Check at – though at present only those affected by the first five days can find out if their flight has been cancelled; plans for subsequent dates will be revealed gradually. If your flight is not operating, and the airline has not "reprotected" you – ie booked you on another flight – then you can choose to rebook at no extra cost within the next year, or get a refund.

Q. But I desperately need to get there...

Then you will join the thousands seeking certainty by switching to easyJet, Virgin Atlantic, Ryanair and dozens of foreign airlines. These airlines cannot believe their good fortune: strike threats have hung over BA's operations for the past six months.
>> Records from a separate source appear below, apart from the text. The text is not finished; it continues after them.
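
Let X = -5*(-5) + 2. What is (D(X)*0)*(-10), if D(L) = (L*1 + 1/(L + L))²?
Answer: 0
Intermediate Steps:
X = 27 (X = 25 + 2 = 27)
D(L) = (L + 1/(2*L))²
(D(X)*0)*(-10) = (((¼)*(1 + 2*27²)²/27²)*0)*(-10) = (((¼)*(1/729)*(1 + 2*729)²)*0)*(-10) = (((¼)*(1/729)*(1 + 1458)²)*0)*(-10) = (((¼)*(1/729)*1459²)*0)*(-10) = (((¼)*(1/729)*2128681)*0)*(-10) = ((2128681/2916)*0)*(-10) = 0*(-10) = 0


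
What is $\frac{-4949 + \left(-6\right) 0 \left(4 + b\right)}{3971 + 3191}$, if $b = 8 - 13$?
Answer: $- \frac{4949}{7162} \approx -0.69101$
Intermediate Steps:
$b = -5$ ($b = 8 - 13 = -5$)
$\frac{-4949 + \left(-6\right) 0 \left(4 + b\right)}{3971 + 3191} = \frac{-4949 + \left(-6\right) 0 \left(4 - 5\right)}{3971 + 3191} = \frac{-4949 + 0 \left(-1\right)}{7162} = \left(-4949 + 0\right) \frac{1}{7162} = \left(-4949\right) \frac{1}{7162} = - \frac{4949}{7162}$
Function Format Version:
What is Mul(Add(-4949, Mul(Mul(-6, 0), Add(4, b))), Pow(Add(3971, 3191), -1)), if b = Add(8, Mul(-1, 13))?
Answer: Rational(-4949, 7162) ≈ -0.69101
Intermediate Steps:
b = -5 (b = Add(8, -13) = -5)
Mul(Add(-4949, Mul(Mul(-6, 0), Add(4, b))), Pow(Add(3971, 3191), -1)) = Mul(Add(-4949, Mul(Mul(-6, 0), Add(4, -5))), Pow(Add(3971, 3191), -1)) = Mul(Add(-4949, Mul(0, -1)), Pow(7162, -1)) = Mul(Add(-4949, 0), Rational(1, 7162)) = Mul(-4949, Rational(1, 7162)) = Rational(-4949, 7162)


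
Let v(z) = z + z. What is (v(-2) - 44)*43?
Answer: -2064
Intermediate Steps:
v(z) = 2*z
(v(-2) - 44)*43 = (2*(-2) - 44)*43 = (-4 - 44)*43 = -48*43 = -2064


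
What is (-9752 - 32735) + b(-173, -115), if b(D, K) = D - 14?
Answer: -42674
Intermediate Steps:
b(D, K) = -14 + D
(-9752 - 32735) + b(-173, -115) = (-9752 - 32735) + (-14 - 173) = -42487 - 187 = -42674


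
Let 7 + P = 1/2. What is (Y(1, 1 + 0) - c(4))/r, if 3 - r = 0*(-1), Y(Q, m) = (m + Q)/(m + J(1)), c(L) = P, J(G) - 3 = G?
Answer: 23/10 ≈ 2.3000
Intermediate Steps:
J(G) = 3 + G
P = -13/2 (P = -7 + 1/2 = -13/2 ≈ -6.5000)
c(L) = -13/2
Y(Q, m) = (Q + m)/(4 + m) (Y(Q, m) = (m + Q)/(m + (3 + 1)) = (Q + m)/(m + 4) = (Q + m)/(4 + m))
r = 3 (r = 3 - 0*(-1) = 3 - 1*0 = 3 + 0 = 3)
(Y(1, 1 + 0) - c(4))/r = ((1 + (1 + 0))/(4 + (1 + 0)) - 1*(-13/2))/3 = ((1 + 1)/(4 + 1) + 13/2)/3 = (2/5 + 13/2)/3 = (1/3)*(69/10) = 23/10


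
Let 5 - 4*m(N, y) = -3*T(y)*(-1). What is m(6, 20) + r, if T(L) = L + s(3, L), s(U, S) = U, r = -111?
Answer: -127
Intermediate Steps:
T(L) = 3 + L (T(L) = L + 3 = 3 + L)
m(N, y) = -1 - 3*y/4 (m(N, y) = 5/4 - (-3*(3 + y))*(-1)/4 = 5/4 - (-9 - 3*y)*(-1)/4 = 5/4 - (9 + 3*y)/4 = 5/4 + (-9/4 - 3*y/4) = -1 - 3*y/4)
m(6, 20) + r = (-1 - ¾*20) - 111 = (-1 - 15) - 111 = -16 - 111 = -127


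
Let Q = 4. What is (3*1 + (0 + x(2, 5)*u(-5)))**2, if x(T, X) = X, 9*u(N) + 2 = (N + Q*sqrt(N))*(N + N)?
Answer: (267 - 200*I*sqrt(5))**2/81 ≈ -1589.0 - 2948.3*I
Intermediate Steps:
u(N) = -2/9 + 2*N*(N + 4*sqrt(N))/9 (u(N) = -2/9 + ((N + 4*sqrt(N))*(N + N))/9 = -2/9 + ((N + 4*sqrt(N))*(2*N))/9 = -2/9 + (2*N*(N + 4*sqrt(N)))/9 = -2/9 + 2*N*(N + 4*sqrt(N))/9)
(3*1 + (0 + x(2, 5)*u(-5)))**2 = (3*1 + (0 + 5*(-2/9 + (2/9)*(-5)**2 + 8*(-5)**(3/2)/9)))**2 = (3 + (0 + 5*(-2/9 + (2/9)*25 + 8*(-5*I*sqrt(5))/9)))**2 = (3 + (0 + 5*(-2/9 + 50/9 - 40*I*sqrt(5)/9)))**2 = (3 + (0 + 5*(16/3 - 40*I*sqrt(5)/9)))**2 = (3 + (0 + (80/3 - 200*I*sqrt(5)/9)))**2 = (3 + (80/3 - 200*I*sqrt(5)/9))**2 = (89/3 - 200*I*sqrt(5)/9)**2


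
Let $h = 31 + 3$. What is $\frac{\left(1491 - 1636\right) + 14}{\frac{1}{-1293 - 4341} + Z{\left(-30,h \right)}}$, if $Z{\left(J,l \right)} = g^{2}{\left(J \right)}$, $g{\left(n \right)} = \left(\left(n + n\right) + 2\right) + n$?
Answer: $- \frac{738054}{43629695} \approx -0.016916$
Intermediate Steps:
$g{\left(n \right)} = 2 + 3 n$ ($g{\left(n \right)} = \left(2 n + 2\right) + n = \left(2 + 2 n\right) + n = 2 + 3 n$)
$h = 34$
$Z{\left(J,l \right)} = \left(2 + 3 J\right)^{2}$
$\frac{\left(1491 - 1636\right) + 14}{\frac{1}{-1293 - 4341} + Z{\left(-30,h \right)}} = \frac{\left(1491 - 1636\right) + 14}{\frac{1}{-1293 - 4341} + \left(2 + 3 \left(-30\right)\right)^{2}} = \frac{\left(1491 - 1636\right) + 14}{\frac{1}{-5634} + \left(2 - 90\right)^{2}} = \frac{-145 + 14}{- \frac{1}{5634} + \left(-88\right)^{2}} = - \frac{131}{- \frac{1}{5634} + 7744} = - \frac{131}{\frac{43629695}{5634}} = \left(-131\right) \frac{5634}{43629695} = - \frac{738054}{43629695}$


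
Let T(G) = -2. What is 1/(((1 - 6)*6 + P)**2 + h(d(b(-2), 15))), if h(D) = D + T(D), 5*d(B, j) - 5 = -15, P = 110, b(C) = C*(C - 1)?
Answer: 1/6396 ≈ 0.00015635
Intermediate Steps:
b(C) = C*(-1 + C)
d(B, j) = -2 (d(B, j) = 1 + (1/5)*(-15) = 1 - 3 = -2)
h(D) = -2 + D (h(D) = D - 2 = -2 + D)
1/(((1 - 6)*6 + P)**2 + h(d(b(-2), 15))) = 1/(((1 - 6)*6 + 110)**2 + (-2 - 2)) = 1/((-5*6 + 110)**2 - 4) = 1/((-30 + 110)**2 - 4) = 1/(80**2 - 4) = 1/(6400 - 4) = 1/6396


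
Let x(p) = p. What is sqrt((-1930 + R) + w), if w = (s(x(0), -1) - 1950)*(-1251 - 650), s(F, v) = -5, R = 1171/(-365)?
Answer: sqrt(494867165710)/365 ≈ 1927.3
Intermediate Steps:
R = -1171/365 (R = 1171*(-1/365) = -1171/365 ≈ -3.2082)
w = 3716455 (w = (-5 - 1950)*(-1251 - 650) = -1955*(-1901) = 3716455)
sqrt((-1930 + R) + w) = sqrt((-1930 - 1171/365) + 3716455) = sqrt(-705621/365 + 3716455) = sqrt(1355800454/365) = sqrt(494867165710)/365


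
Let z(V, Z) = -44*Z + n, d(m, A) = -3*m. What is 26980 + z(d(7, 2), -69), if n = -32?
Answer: 29984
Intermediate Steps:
z(V, Z) = -32 - 44*Z (z(V, Z) = -44*Z - 32 = -32 - 44*Z)
26980 + z(d(7, 2), -69) = 26980 + (-32 - 44*(-69)) = 26980 + (-32 + 3036) = 26980 + 3004 = 29984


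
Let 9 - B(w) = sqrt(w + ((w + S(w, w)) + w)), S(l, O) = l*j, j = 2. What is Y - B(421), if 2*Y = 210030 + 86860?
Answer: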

Fares are rising sharply; if you can find a seat, expect to pay a small fortune for it.

Q. Will the strike effect me if I'm not with BA?

Yes. The absence of a significant number of flights from the Heathrow schedules will inevitably mean fare rises on those airlines whose services have not been grounded by the dispute.

Grounded Why strike?

Q What is the strike about?

Originally, cabin crew were angered at the airline's reduction of crewing levels on flights from Heathrow to the same standards as Gatwick. The first strike call was against "new working practices". The airline has since raised the temperature by withdrawing staff travel perks from every crew member who went on strike in March. At the root of the problem is that BA's cabin crew cost far more to employ than rivals – partly because of good salaries, partly because of arcane agreements signed by management over the years. While Unite has offered a wide range of concessions, BA's chief executive does not believe they will lead to sufficient long-term savings.